A story where I sound like a Yankee out of water
Among the strange sights that I saw traveling through Tennessee
was a car dealership somewhere west of Crossville.
No normal car dealership, either -- this particular car dealership was
completely overgrown with kudzu vines, so that the only word I could
make out was "ealership."
Something about this didn't bode well with me -- for some reason
-- and I quickly realized that it was the fact that the cars were
overgrown, too, which didn't make a damn bit of sense. Why couldn't
someone drive them away? Call me a highbrow city boy, but I was sure
kudzu couldn't grow quite that fast.
I turned to the man next to me. Damned if I don't remember his
name, but he was a tall, friendly guy, black hair, black skin, a grey
beard, on his way home to Corpus Christi. "How
does the kudzu grow that fast?"
He took off his headphones. "What?"
"That is kudzu, right? How does it grow that fast,
that it overtakes the cars?"
"Oh. The cars don't matter.
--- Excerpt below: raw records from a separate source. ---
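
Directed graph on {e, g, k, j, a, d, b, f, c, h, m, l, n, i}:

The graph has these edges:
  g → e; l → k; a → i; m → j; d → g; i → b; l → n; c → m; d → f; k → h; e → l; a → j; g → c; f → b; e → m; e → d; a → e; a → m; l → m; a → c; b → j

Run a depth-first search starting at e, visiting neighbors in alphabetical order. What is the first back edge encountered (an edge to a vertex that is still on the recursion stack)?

DFS from e (visiting neighbors in alphabetical order); mark gray on enter, black on exit:
e gray
  d gray
    f gray
      b gray
        j gray
        j black
      b black
    f black
    g gray
      c gray
        m gray
          m→j: j black — skip
        m black
      c black
      g→e: e is gray → back edge
First back edge: g → e.

g→e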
The owner probably went away for a
couple months, or went bankrupt, and when he came back for his assets, the
whole place was destroyed." The man I was talking to had picked cotton a few miles from my house, when he was younger, and
we were going to the same half of Texas. We therefore shared
a deep bond.
"Yeah. That's kudzu for you."
We kept rolling on Route Seventy, past the houses
on blocks, the men with Confederate flags on their shirts, the endless
stretches of bumpy road. He was sitting comfortably across the aisle, lost
in his music and not even looking at the scenery. We'd been on the bus
together since D.C., fifteen hours or more, and I hadn't stopped looking
out the window at the jagged landscape.